Возможно, это было верно, возможно, он был прав, этими расспросами о второстепенном я пытался уменьшить тяжесть, обрушившуюся на меня. Не нужно было так говорить, а как — этого я не знал. С губ моих готов был сорваться глупый, детский вопрос: что делать, добрый человек, миновавший стремнины своей жизни и пошедший навстречу другому человеку, скажи мне, что делать? Я сражен твоим открытием, внезапно оказался над пропастью, но я не хочу заглядывать в нее, я хочу вернуться туда, где я был, или, может, не возвращаться, я хочу спасти веру в мир, а это невозможно, пока не исчезнет это жуткое, убийственное недоразумение. Скажи мне, с чего начать?
Я не понимал тогда, что, противясь разрыву, упрямо сохраняя привычные связи, я бросал обвинение брату, ведь кто-то же должен быть виновен. Если я заговорю, я перестану таиться перед ним и перед собой. Не знаю, что произойдет, может быть, он не сможет мне ничего сказать, может быть, он не сможет мне ничем помочь, но судорога отпустит мою душу и я не буду один. А может быть, мне удастся сойти с той дороги, по которой позже пойдет моя жизнь, если я перейму его большой и горький опыт, если я не замкнусь в своем страдании. Хотя и это не наверняка, потому что наши намерения были абсолютно различны: он хотел спасти человека, я спасал мысль. Правда, так я думал позже, а в тот момент просто был в смятении, опечаленный, помимо воли обозленный на того, кто открыл мне, чего я не знал, сознавая, что должен сделать все, дабы правда вышла на белый свет, теперь должен; не знай я ничего, можно было бы ждать, меня защищало б незнание. Теперь выбора больше нет, я был приговорен правдой.
Встревоженный тем, что должно было наступить завтра, через два дня, через какое-то уже недалекое время, я тем не менее думал о том, как мучительно расставаться. Уйти молча, произнести избитые, банальные слова, разойтись холодно и сердито? Я не находил настоящих слов, не мог установить истинных отношений, когда речь шла о моих личных делах: до тех пор я всегда знал, что сказать и как себя вести. После этого разговора остался неприятный осадок, давила тяжесть предчувствия и неудовлетворенность тем, что не все сказано, но где-то я и сам невольно сдерживал себя, чтоб не выказать холодности и обиды, поскольку не был уверен, не пригодится ли мне еще этот человек. Я говорю «невольно», поскольку хитрил, не желая этого, не понимая еще, когда он сможет быть мне полезным, просто не видел, но внутренняя осторожность говорила мне, что не стоит его терять. А может быть, мне понадобится его доброжелательность в деле, о котором я договорился с его сестрой. Поэтому я завершил разговор так, чтоб его можно было начать снова или вовсе не начинать.

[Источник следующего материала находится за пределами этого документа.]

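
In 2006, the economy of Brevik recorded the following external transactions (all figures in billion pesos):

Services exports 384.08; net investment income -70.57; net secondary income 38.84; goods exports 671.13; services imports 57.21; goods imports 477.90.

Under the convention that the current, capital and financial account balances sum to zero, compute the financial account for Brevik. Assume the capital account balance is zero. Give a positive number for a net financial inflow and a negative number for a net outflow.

-488.37

Goods balance = 671.13 - 477.90 = 193.23
Services balance = 384.08 - 57.21 = 326.87
Trade balance (goods + services) = 193.23 + 326.87 = 520.10
Net primary income = -70.57
Net secondary income = 38.84
Current account = 520.10 + (-70.57) + 38.84 = 488.37
Financial account = -(488.37) = -488.37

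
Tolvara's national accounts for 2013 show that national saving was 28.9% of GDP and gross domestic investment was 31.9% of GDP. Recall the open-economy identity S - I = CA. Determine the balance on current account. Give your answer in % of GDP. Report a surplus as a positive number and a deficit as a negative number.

S - I = CA (net lending to the rest of the world).
CA = S - I = 28.9 - 31.9 = -3.0

-3.0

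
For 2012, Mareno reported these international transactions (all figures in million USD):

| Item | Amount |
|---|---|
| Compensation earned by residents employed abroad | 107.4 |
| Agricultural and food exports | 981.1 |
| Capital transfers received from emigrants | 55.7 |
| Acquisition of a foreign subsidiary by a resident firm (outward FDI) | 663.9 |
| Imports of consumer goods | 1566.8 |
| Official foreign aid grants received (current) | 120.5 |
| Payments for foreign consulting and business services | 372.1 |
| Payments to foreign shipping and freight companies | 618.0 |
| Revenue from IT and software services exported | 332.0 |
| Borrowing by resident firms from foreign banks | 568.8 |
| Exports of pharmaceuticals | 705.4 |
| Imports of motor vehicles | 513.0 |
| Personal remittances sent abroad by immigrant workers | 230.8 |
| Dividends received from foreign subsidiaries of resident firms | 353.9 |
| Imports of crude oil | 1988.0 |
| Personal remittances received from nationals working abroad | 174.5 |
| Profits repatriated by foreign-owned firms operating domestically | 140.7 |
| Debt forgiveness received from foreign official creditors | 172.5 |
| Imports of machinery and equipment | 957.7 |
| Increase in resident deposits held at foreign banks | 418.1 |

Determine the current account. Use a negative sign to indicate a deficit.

Goods: -1988.0 + 705.4 - 957.7 - 513.0 - 1566.8 + 981.1 = -3339.0
Services: -618.0 - 372.1 + 332.0 = -658.1
Primary income: -140.7 + 353.9 + 107.4 = 320.6
Secondary income: 120.5 + 174.5 - 230.8 = 64.2
Current account = (-3339.0) + (-658.1) + 320.6 + 64.2 = -3612.3
(Excluded from the current account — capital account: capital transfers received from emigrants 55.7, debt forgiveness received from foreign official creditors 172.5; financial account: acquisition of a foreign subsidiary by a resident firm (outward FDI) 663.9, borrowing by resident firms from foreign banks 568.8, increase in resident deposits held at foreign banks 418.1.)

-3612.3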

— Поздно. Ты, конечно, устал,— произнес я, стараясь говорить как можно мягче, спокойнее.
Он потряс меня своим ответом, своим поступком, это было так неожиданно, но естественно, столько в нем было простоты, видимо, поэтому я был безмерно удивлен.
Он опустил свою руку с длинными сильными пальцами на мою лежавшую на спинке скамьи, чуть коснулся руки, только чтоб я почувствовал приятный холодок его кожи, мягкость его ладони, и произнес спокойно, тихим глубоким голосом, которым, наверное, говорят слова любви:
— Кажется, я ранил тебя, а этого я не хотел. Я думал, ты больше знаешь о мире и людях, гораздо больше. С тобой следовало говорить иначе.
— А как иначе ты мог говорить?
— Не знаю. Как с ребенком.
Эти слова, казалось, ничего и не значили, но на меня они произвели впечатление, особенно поразило их звучание, будто пропела мелодию флейта без шума и свиста, без ненужного форсирования, как бы печально улыбаясь тому, что еще не свершилось, улыбаясь мягко, мудро и освобождающе, и с удивлением впервые я подумал о том, что душа его зрелая, широкая и что раскрывается он лишь в те минуты, когда покидает его осторожность. В свете луны, которая наполняет нас тревогой. В моменты, когда трудно. Мне запомнился его мягкий голос, располагающий к доверию, его умиротворяющая улыбка, та полуночная пора, когда открываются тайны, они остались в моей памяти чем-то могучим и неуловимым. От этого вдруг показалось, будто совсем неожиданно представало передо мной то потаенное, что есть в человеке, которое никто до меня не видел. Не знаю, рождался он или обнажался, сбрасывая змеиную кожу, не знаю, как он открылся, только убежден, что миг этот был исключительным. Я размышлял и о том, что моя взволнованность может преобразить любое слово, любой жест, любое событие, но воспоминание осталось.